Posted Sep 14 2009 10:59pm
From Geriatric Pharmacy Intern, Lynda Pardo, PharmD(c)
Palm Beach Atlantic University College of Pharmacy

In a prospective study conducted in Sweden since the late 1960's that was recently published in the FASEB journal, researchers have discovered that the size of a woman's fat cells and/or her waist-to-height ratio can be strong predictors for the development of Type 2 Diabetes. The participants in the study where provided gratuitous healthcare for 25 years, during which investigators obtained adipocytes from the women's abdomen and thighs through biopsies. It was found that the quantity of adipocytes, or fat cells, remained a constant size after the women where in their teens, but grew larger in volume and changed (specifically the abdominal cells) when some of them had developed diabetes. Malin Lonn, co-author of the study says that recognizing women who are at risk for diabetes can also be done by measuring the waist-to-hip ratio. This study could help explain why some women who are not overweight and have a relatively normal waist circumference can still go on to develop diabetes.

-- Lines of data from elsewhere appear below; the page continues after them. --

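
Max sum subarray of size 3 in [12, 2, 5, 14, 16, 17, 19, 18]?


[0:3]: 19
[1:4]: 21
[2:5]: 35
[3:6]: 47
[4:7]: 52
[5:8]: 54

Max: 54 at [5:8]


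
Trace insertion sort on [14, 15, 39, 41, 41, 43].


Initial: [14, 15, 39, 41, 41, 43]
Insert 15: [14, 15, 39, 41, 41, 43]
Insert 39: [14, 15, 39, 41, 41, 43]
Insert 41: [14, 15, 39, 41, 41, 43]
Insert 41: [14, 15, 39, 41, 41, 43]
Insert 43: [14, 15, 39, 41, 41, 43]

Sorted: [14, 15, 39, 41, 41, 43]


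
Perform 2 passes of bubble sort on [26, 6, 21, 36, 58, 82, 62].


Initial: [26, 6, 21, 36, 58, 82, 62]
Pass 1: [6, 21, 26, 36, 58, 62, 82] (3 swaps)
Pass 2: [6, 21, 26, 36, 58, 62, 82] (0 swaps)

After 2 passes: [6, 21, 26, 36, 58, 62, 82]


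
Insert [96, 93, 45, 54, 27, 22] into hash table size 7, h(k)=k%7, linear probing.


Insert 96: h=5 -> slot 5
Insert 93: h=2 -> slot 2
Insert 45: h=3 -> slot 3
Insert 54: h=5, 1 probes -> slot 6
Insert 27: h=6, 1 probes -> slot 0
Insert 22: h=1 -> slot 1

Table: [27, 22, 93, 45, None, 96, 54]


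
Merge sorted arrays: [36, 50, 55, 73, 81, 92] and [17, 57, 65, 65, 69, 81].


Take 17 from B
Take 36 from A
Take 50 from A
Take 55 from A
Take 57 from B
Take 65 from B
Take 65 from B
Take 69 from B
Take 73 from A
Take 81 from A
Take 81 from B

Merged: [17, 36, 50, 55, 57, 65, 65, 69, 73, 81, 81, 92]


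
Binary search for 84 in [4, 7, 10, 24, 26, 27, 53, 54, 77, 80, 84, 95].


Step 1: lo=0, hi=11, mid=5, val=27
Step 2: lo=6, hi=11, mid=8, val=77
Step 3: lo=9, hi=11, mid=10, val=84

Found at index 10


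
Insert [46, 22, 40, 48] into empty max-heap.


Insert 46: [46]
Insert 22: [46, 22]
Insert 40: [46, 22, 40]
Insert 48: [48, 46, 40, 22]

Final heap: [48, 46, 40, 22]


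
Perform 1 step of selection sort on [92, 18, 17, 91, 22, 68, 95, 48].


Initial: [92, 18, 17, 91, 22, 68, 95, 48]
Step 1: min=17 at 2
  Swap: [17, 18, 92, 91, 22, 68, 95, 48]

After 1 step: [17, 18, 92, 91, 22, 68, 95, 48]


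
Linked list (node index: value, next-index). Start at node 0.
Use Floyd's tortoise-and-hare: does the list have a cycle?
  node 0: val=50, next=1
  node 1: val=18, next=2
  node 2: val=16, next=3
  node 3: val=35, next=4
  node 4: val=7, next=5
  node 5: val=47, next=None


Floyd's tortoise (slow, +1) and hare (fast, +2):
  init: slow=0, fast=0
  step 1: slow=1, fast=2
  step 2: slow=2, fast=4
  step 3: fast 4->5->None, no cycle

Cycle: no


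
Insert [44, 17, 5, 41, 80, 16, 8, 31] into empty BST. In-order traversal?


Insert 44: root
Insert 17: L from 44
Insert 5: L from 44 -> L from 17
Insert 41: L from 44 -> R from 17
Insert 80: R from 44
Insert 16: L from 44 -> L from 17 -> R from 5
Insert 8: L from 44 -> L from 17 -> R from 5 -> L from 16
Insert 31: L from 44 -> R from 17 -> L from 41

In-order: [5, 8, 16, 17, 31, 41, 44, 80]


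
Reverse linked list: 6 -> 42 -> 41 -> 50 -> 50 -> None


Step 1: curr=6, set curr.next=prev(None) | reversed so far: 6
Step 2: curr=42, set curr.next=prev(6) | reversed so far: 42 -> 6
Step 3: curr=41, set curr.next=prev(42) | reversed so far: 41 -> 42 -> 6
Step 4: curr=50, set curr.next=prev(41) | reversed so far: 50 -> 41 -> 42 -> 6
Step 5: curr=50, set curr.next=prev(50) | reversed so far: 50 -> 50 -> 41 -> 42 -> 6

50 -> 50 -> 41 -> 42 -> 6 -> None


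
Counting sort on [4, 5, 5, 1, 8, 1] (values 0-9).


Input: [4, 5, 5, 1, 8, 1]
Counts: [0, 2, 0, 0, 1, 2, 0, 0, 1, 0]

Sorted: [1, 1, 4, 5, 5, 8]


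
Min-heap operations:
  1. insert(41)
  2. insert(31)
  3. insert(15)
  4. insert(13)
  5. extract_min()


insert(41) -> [41]
insert(31) -> [31, 41]
insert(15) -> [15, 41, 31]
insert(13) -> [13, 15, 31, 41]
extract_min()->13, [15, 41, 31]

Final heap: [15, 41, 31]


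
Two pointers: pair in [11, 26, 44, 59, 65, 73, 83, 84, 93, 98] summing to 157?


lo=0(11)+hi=9(98)=109
lo=1(26)+hi=9(98)=124
lo=2(44)+hi=9(98)=142
lo=3(59)+hi=9(98)=157

Yes: 59+98=157


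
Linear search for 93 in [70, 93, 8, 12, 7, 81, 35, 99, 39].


i=0: 70!=93
i=1: 93==93 found!

Found at 1, 2 comps


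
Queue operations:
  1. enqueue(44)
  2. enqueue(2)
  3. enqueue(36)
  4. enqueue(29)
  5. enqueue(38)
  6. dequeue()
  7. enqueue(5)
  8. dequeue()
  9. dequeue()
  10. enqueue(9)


enqueue(44) -> [44]
enqueue(2) -> [44, 2]
enqueue(36) -> [44, 2, 36]
enqueue(29) -> [44, 2, 36, 29]
enqueue(38) -> [44, 2, 36, 29, 38]
dequeue()->44, [2, 36, 29, 38]
enqueue(5) -> [2, 36, 29, 38, 5]
dequeue()->2, [36, 29, 38, 5]
dequeue()->36, [29, 38, 5]
enqueue(9) -> [29, 38, 5, 9]

Final queue: [29, 38, 5, 9]


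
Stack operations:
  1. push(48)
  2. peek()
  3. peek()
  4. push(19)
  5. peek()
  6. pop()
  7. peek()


push(48) -> [48]
peek()->48
peek()->48
push(19) -> [48, 19]
peek()->19
pop()->19, [48]
peek()->48

Final stack: [48]


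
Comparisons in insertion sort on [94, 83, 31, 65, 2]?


Algorithm: insertion sort
Input: [94, 83, 31, 65, 2]
Sorted: [2, 31, 65, 83, 94]

10


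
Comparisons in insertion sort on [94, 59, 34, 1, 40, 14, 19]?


Algorithm: insertion sort
Input: [94, 59, 34, 1, 40, 14, 19]
Sorted: [1, 14, 19, 34, 40, 59, 94]

19


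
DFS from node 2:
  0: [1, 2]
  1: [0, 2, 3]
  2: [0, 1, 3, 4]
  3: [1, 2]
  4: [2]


Visit 2, push [4, 3, 1, 0]
Visit 0, push [1]
Visit 1, push [3]
Visit 3, push []
Visit 4, push []

DFS order: [2, 0, 1, 3, 4]


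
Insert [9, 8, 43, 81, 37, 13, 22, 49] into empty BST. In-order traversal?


Insert 9: root
Insert 8: L from 9
Insert 43: R from 9
Insert 81: R from 9 -> R from 43
Insert 37: R from 9 -> L from 43
Insert 13: R from 9 -> L from 43 -> L from 37
Insert 22: R from 9 -> L from 43 -> L from 37 -> R from 13
Insert 49: R from 9 -> R from 43 -> L from 81

In-order: [8, 9, 13, 22, 37, 43, 49, 81]


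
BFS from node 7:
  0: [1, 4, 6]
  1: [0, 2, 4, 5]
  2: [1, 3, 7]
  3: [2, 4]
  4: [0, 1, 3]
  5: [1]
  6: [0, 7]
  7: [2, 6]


Visit 7, enqueue [2, 6]
Visit 2, enqueue [1, 3]
Visit 6, enqueue [0]
Visit 1, enqueue [4, 5]
Visit 3, enqueue []
Visit 0, enqueue []
Visit 4, enqueue []
Visit 5, enqueue []

BFS order: [7, 2, 6, 1, 3, 0, 4, 5]


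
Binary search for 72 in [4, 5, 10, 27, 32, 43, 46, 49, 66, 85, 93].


Step 1: lo=0, hi=10, mid=5, val=43
Step 2: lo=6, hi=10, mid=8, val=66
Step 3: lo=9, hi=10, mid=9, val=85

Not found


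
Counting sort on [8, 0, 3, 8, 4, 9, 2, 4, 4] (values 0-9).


Input: [8, 0, 3, 8, 4, 9, 2, 4, 4]
Counts: [1, 0, 1, 1, 3, 0, 0, 0, 2, 1]

Sorted: [0, 2, 3, 4, 4, 4, 8, 8, 9]


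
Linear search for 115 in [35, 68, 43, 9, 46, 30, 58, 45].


i=0: 35!=115
i=1: 68!=115
i=2: 43!=115
i=3: 9!=115
i=4: 46!=115
i=5: 30!=115
i=6: 58!=115
i=7: 45!=115

Not found, 8 comps


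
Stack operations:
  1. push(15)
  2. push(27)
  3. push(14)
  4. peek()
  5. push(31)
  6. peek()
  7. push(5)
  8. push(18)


push(15) -> [15]
push(27) -> [15, 27]
push(14) -> [15, 27, 14]
peek()->14
push(31) -> [15, 27, 14, 31]
peek()->31
push(5) -> [15, 27, 14, 31, 5]
push(18) -> [15, 27, 14, 31, 5, 18]

Final stack: [15, 27, 14, 31, 5, 18]


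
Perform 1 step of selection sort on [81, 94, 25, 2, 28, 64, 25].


Initial: [81, 94, 25, 2, 28, 64, 25]
Step 1: min=2 at 3
  Swap: [2, 94, 25, 81, 28, 64, 25]

After 1 step: [2, 94, 25, 81, 28, 64, 25]


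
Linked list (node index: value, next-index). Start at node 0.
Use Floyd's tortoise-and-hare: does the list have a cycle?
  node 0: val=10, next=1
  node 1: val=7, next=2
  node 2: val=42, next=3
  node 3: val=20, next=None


Floyd's tortoise (slow, +1) and hare (fast, +2):
  init: slow=0, fast=0
  step 1: slow=1, fast=2
  step 2: fast 2->3->None, no cycle

Cycle: no


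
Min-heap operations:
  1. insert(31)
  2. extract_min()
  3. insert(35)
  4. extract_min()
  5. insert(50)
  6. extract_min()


insert(31) -> [31]
extract_min()->31, []
insert(35) -> [35]
extract_min()->35, []
insert(50) -> [50]
extract_min()->50, []

Final heap: []


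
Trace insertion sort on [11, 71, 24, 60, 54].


Initial: [11, 71, 24, 60, 54]
Insert 71: [11, 71, 24, 60, 54]
Insert 24: [11, 24, 71, 60, 54]
Insert 60: [11, 24, 60, 71, 54]
Insert 54: [11, 24, 54, 60, 71]

Sorted: [11, 24, 54, 60, 71]


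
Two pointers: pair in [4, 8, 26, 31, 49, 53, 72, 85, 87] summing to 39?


lo=0(4)+hi=8(87)=91
lo=0(4)+hi=7(85)=89
lo=0(4)+hi=6(72)=76
lo=0(4)+hi=5(53)=57
lo=0(4)+hi=4(49)=53
lo=0(4)+hi=3(31)=35
lo=1(8)+hi=3(31)=39

Yes: 8+31=39


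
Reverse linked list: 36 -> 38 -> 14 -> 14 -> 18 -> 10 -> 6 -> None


Step 1: curr=36, set curr.next=prev(None) | reversed so far: 36
Step 2: curr=38, set curr.next=prev(36) | reversed so far: 38 -> 36
Step 3: curr=14, set curr.next=prev(38) | reversed so far: 14 -> 38 -> 36
Step 4: curr=14, set curr.next=prev(14) | reversed so far: 14 -> 14 -> 38 -> 36
Step 5: curr=18, set curr.next=prev(14) | reversed so far: 18 -> 14 -> 14 -> 38 -> 36
Step 6: curr=10, set curr.next=prev(18) | reversed so far: 10 -> 18 -> 14 -> 14 -> 38 -> 36
Step 7: curr=6, set curr.next=prev(10) | reversed so far: 6 -> 10 -> 18 -> 14 -> 14 -> 38 -> 36

6 -> 10 -> 18 -> 14 -> 14 -> 38 -> 36 -> None


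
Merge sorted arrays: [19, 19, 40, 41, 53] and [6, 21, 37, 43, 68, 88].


Take 6 from B
Take 19 from A
Take 19 from A
Take 21 from B
Take 37 from B
Take 40 from A
Take 41 from A
Take 43 from B
Take 53 from A

Merged: [6, 19, 19, 21, 37, 40, 41, 43, 53, 68, 88]


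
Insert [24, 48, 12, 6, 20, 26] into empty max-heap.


Insert 24: [24]
Insert 48: [48, 24]
Insert 12: [48, 24, 12]
Insert 6: [48, 24, 12, 6]
Insert 20: [48, 24, 12, 6, 20]
Insert 26: [48, 24, 26, 6, 20, 12]

Final heap: [48, 24, 26, 6, 20, 12]


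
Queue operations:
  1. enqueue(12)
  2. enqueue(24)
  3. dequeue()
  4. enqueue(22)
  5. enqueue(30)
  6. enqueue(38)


enqueue(12) -> [12]
enqueue(24) -> [12, 24]
dequeue()->12, [24]
enqueue(22) -> [24, 22]
enqueue(30) -> [24, 22, 30]
enqueue(38) -> [24, 22, 30, 38]

Final queue: [24, 22, 30, 38]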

It has long been known that obesity can lead to metabolic disorders such as diabetes, but researchers feel that perhaps this discovery can actually help bring about anticipatory procedures in combating, developing, and applying specific therapeutic solutions to this patient population who display no obvious risk factors. Diabetes can be attributed to other risk factors also such as genes, sedentary lifestyle, and race or ethnicity. Also, since many people are now being diagnosed with type 2 diabetes earlier in life, perhaps more studies like this one can further assist in shedding some light on how to search for other causes that continue to contribute to this growing problem.